Their website should be a lot better considering the info they have at their disposal.
Someone was telling me that when they started it was quite a radical project..a co-op I think...then there was a split, and the radical half went on to do do City Lights, and the more mainstream side kept TO going (or bought it out or something). ANyone know more on that?

No, haven't bought it in years.


----------



## oryx (Apr 22, 2012)

ska invita said:


> Someone was telling me that when they started it was quite a radical project..a co-op I think...then there was a split, and the radical half went on to do do City Lights, and the more mainstream side kept TO going (or bought it out or something). ANyone know more on that?


 
I can't say I know any more, but I've definitely heard/read that too.

Anyone else remember when City Limits had a brief incarnation as a listings magazine aimed at women?


----------



## pinkmonkey (Apr 22, 2012)

I did buy one of the guides that they do a couple of years ago - the kids London guide, because I needed to research kids footwear and the chain stores in the West End weren't going to cut it.  So yeah, they're more about consuming than owt else.


----------



## UrbaneFox (Apr 24, 2012)

Jerry Sadowitz was a Time Out columnist and film critic in the 80s. I remember when he reviewed "The Beekeeper" he wrote, "The day I go to see a film called The Beekeeper" is the day I shag my sister.

He lasted about two weeks.


----------



## oryx (Apr 24, 2012)

Does anyone remember Andrew Mosby?


----------



## starfish2000 (May 7, 2012)

Didnt it have a really entertaining Personals column in the 80s which they eventually got rid of?


----------



## porno thieving gypsy (May 11, 2012)

Had a subscription up until a few years ago when I got bored of it, haven't read one since. 

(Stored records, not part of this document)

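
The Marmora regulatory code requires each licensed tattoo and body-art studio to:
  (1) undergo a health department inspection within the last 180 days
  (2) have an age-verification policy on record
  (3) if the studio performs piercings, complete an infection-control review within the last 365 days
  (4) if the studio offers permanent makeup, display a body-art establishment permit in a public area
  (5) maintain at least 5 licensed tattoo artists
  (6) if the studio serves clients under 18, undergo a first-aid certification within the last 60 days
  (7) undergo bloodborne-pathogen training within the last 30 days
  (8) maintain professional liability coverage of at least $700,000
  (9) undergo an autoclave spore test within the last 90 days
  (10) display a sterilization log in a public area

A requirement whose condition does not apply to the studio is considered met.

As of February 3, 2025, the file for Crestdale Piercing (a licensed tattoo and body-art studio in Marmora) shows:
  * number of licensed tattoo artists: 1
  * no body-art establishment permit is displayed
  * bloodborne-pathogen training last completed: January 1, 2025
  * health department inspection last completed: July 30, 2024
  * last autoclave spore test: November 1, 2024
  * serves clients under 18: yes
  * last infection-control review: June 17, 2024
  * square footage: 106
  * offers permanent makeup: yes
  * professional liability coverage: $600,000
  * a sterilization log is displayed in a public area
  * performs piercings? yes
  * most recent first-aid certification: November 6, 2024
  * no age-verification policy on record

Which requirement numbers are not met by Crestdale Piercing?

1, 2, 4, 5, 6, 7, 8, 9

1. health department inspection 188 days ago vs limit 180 → not met
2. age-verification policy absent → not met
3. condition 'performs piercings' holds; infection-control review 231 days ago vs limit 365 → met
4. condition 'offers permanent makeup' holds; body-art establishment permit absent → not met
5. licensed tattoo artists 1 < 5 → not met
6. condition 'serves clients under 18' holds; first-aid certification 89 days ago vs limit 60 → not met
7. bloodborne-pathogen training 33 days ago vs limit 30 → not met
8. professional liability coverage $600,000 < $700,000 → not met
9. autoclave spore test 94 days ago vs limit 90 → not met
10. sterilization log present → met
Not met: 1, 2, 4, 5, 6, 7, 8, 9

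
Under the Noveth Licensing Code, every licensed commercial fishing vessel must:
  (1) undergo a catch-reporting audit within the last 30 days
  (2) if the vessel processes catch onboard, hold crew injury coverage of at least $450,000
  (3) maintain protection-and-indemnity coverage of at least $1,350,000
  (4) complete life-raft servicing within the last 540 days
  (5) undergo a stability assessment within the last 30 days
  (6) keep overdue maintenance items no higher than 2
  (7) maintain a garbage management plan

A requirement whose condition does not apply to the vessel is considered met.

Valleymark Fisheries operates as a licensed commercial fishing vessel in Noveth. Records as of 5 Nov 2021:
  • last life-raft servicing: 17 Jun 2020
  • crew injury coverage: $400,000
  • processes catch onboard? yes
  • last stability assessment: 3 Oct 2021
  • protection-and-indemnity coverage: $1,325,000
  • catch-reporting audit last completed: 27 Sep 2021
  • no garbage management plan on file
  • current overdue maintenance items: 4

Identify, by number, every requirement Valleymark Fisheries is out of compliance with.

1. catch-reporting audit 39 days ago vs limit 30 → not met
2. condition 'processes catch onboard' holds; crew injury coverage $400,000 < $450,000 → not met
3. protection-and-indemnity coverage $1,325,000 < $1,350,000 → not met
4. life-raft servicing 506 days ago vs limit 540 → met
5. stability assessment 33 days ago vs limit 30 → not met
6. overdue maintenance items 4 > 2 → not met
7. garbage management plan absent → not met
Not met: 1, 2, 3, 5, 6, 7

1, 2, 3, 5, 6, 7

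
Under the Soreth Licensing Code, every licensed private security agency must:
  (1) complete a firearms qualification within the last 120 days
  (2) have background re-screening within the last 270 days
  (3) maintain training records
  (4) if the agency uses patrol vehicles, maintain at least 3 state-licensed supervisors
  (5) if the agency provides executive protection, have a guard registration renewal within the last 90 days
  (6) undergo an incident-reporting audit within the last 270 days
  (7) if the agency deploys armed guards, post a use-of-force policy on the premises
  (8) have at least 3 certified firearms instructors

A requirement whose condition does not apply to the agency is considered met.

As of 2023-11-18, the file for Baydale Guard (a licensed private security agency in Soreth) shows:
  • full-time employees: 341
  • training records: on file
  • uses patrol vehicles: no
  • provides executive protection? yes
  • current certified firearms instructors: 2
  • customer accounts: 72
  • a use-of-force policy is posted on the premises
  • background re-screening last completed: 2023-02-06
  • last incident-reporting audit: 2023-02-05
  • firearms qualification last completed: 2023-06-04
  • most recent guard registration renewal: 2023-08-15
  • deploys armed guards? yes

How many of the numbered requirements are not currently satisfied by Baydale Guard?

5

1. firearms qualification 167 days ago vs limit 120 → not met
2. background re-screening 285 days ago vs limit 270 → not met
3. training records present → met
4. condition 'uses patrol vehicles' does not hold → requirement n/a → met
5. condition 'provides executive protection' holds; guard registration renewal 95 days ago vs limit 90 → not met
6. incident-reporting audit 286 days ago vs limit 270 → not met
7. condition 'deploys armed guards' holds; use-of-force policy present → met
8. certified firearms instructors 2 < 3 → not met
Not met: 5 of 8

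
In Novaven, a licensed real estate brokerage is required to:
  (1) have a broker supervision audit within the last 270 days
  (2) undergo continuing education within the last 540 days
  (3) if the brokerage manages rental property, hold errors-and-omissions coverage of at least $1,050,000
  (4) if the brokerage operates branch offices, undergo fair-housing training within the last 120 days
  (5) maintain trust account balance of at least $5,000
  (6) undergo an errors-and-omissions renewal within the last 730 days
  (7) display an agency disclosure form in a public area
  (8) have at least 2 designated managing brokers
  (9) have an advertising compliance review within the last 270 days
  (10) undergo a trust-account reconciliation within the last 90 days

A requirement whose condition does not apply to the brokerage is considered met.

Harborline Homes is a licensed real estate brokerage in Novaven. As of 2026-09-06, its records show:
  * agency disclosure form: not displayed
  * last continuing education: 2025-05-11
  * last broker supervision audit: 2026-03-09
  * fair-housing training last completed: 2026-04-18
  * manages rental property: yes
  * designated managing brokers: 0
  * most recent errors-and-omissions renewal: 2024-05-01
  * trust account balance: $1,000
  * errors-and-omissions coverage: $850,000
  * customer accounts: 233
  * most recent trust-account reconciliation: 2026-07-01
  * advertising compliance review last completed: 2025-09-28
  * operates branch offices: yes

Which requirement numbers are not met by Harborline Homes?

1. broker supervision audit 181 days ago vs limit 270 → met
2. continuing education 483 days ago vs limit 540 → met
3. condition 'manages rental property' holds; errors-and-omissions coverage $850,000 < $1,050,000 → not met
4. condition 'operates branch offices' holds; fair-housing training 141 days ago vs limit 120 → not met
5. trust account balance $1,000 < $5,000 → not met
6. errors-and-omissions renewal 858 days ago vs limit 730 → not met
7. agency disclosure form absent → not met
8. designated managing brokers 0 < 2 → not met
9. advertising compliance review 343 days ago vs limit 270 → not met
10. trust-account reconciliation 67 days ago vs limit 90 → met
Not met: 3, 4, 5, 6, 7, 8, 9

3, 4, 5, 6, 7, 8, 9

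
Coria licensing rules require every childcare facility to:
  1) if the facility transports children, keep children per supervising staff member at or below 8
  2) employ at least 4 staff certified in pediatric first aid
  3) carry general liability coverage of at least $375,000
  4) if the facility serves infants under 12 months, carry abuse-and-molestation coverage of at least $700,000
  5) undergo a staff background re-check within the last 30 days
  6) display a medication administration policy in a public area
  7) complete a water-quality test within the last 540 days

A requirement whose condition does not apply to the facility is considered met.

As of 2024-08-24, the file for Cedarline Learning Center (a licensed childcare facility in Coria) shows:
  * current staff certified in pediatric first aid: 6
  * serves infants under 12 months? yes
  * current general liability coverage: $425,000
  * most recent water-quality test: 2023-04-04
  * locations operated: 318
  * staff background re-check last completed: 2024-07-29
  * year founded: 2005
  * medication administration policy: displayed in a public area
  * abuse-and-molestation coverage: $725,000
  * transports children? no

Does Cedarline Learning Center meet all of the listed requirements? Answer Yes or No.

Yes

1. condition 'transports children' does not hold → requirement n/a → met
2. staff certified in pediatric first aid 6 ≥ 4 → met
3. general liability coverage $425,000 ≥ $375,000 → met
4. condition 'serves infants under 12 months' holds; abuse-and-molestation coverage $725,000 ≥ $700,000 → met
5. staff background re-check 26 days ago vs limit 30 → met
6. medication administration policy present → met
7. water-quality test 508 days ago vs limit 540 → met
All met.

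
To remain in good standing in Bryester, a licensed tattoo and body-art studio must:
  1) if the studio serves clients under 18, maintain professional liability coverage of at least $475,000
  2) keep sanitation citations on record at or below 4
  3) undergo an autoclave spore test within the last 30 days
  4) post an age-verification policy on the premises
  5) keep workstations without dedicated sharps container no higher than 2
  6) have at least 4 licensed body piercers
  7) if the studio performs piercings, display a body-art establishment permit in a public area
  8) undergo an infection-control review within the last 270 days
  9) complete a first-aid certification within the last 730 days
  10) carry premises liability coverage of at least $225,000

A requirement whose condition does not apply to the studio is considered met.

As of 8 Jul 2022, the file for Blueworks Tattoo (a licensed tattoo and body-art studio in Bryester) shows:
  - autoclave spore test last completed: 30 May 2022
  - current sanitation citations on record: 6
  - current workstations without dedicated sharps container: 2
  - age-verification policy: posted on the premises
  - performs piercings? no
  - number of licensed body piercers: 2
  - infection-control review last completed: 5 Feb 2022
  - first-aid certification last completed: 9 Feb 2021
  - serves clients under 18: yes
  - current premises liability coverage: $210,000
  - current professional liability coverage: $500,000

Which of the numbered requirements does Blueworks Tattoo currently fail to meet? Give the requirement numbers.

2, 3, 6, 10

1. condition 'serves clients under 18' holds; professional liability coverage $500,000 ≥ $475,000 → met
2. sanitation citations on record 6 > 4 → not met
3. autoclave spore test 39 days ago vs limit 30 → not met
4. age-verification policy present → met
5. workstations without dedicated sharps container 2 ≤ 2 → met
6. licensed body piercers 2 < 4 → not met
7. condition 'performs piercings' does not hold → requirement n/a → met
8. infection-control review 153 days ago vs limit 270 → met
9. first-aid certification 514 days ago vs limit 730 → met
10. premises liability coverage $210,000 < $225,000 → not met
Not met: 2, 3, 6, 10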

When I first came to london in 1998 the excitement of buying a copy and seeing all the amazing gigs to choose from was immense.


----------



## Lord Camomile (May 11, 2012)

Got a letter yesterday confirming the cancellation of my subscription.

I'm freeeeeee!


----------



## mrsfran (May 11, 2012)

It only ever runs three features:

1. Secret/hidden London
2. London on a budget/free/recession-friendly
3. East v West/North v South

That's it. Endlessly running the same three items, framed in terms of best cafe/best breakfast/best fashion shops/best place to walk your dog. The journalists must be so BORED of coming up with the same 3 ideas.


----------



## abe11825 (May 11, 2012)

The only time I ever read it, was when one of my Boston area cousins bought it and ended up bringing it over. That was maybe twice a year. Didn't really interest me when I was younger, nor did it interest me when I lived in town. Guess it's a good thing I saved my money and wasted it on things like MOJO and Uncut!


----------



## Santino (May 11, 2012)

mrsfran said:


> It only ever runs three features:
> 
> 1. Secret/hidden London
> 2. London on a budget/free/recession-friendly
> ...


They also do Sexy London and Foodie London.


----------



## Artaxerxes (May 11, 2012)

Santino said:


> They also do Sexy London and Foodie London.


 
They should combine the 2, giggity...

Dont buyit as its a bit crap, very focused on stuff to do with either kids or alcohol and I don't like either. Does the occasional interesting bit online but its like looking for gold dust.


----------



## Tim Arthur (May 11, 2012)

Afternoon all. I buy Time Out every week and I still can't believe how fantastic it is after all these years.

No wait, if I'm totally honest, I pick it up at work every week for free and read it and still thinks it's great but then I'm totally biased as I am the editor. Reading the comments has been somewhat sobering but good for me.

I took over the magazine and the website just over a year ago and have worked really hard to try and change some of the very things that a lot of you have mentioned.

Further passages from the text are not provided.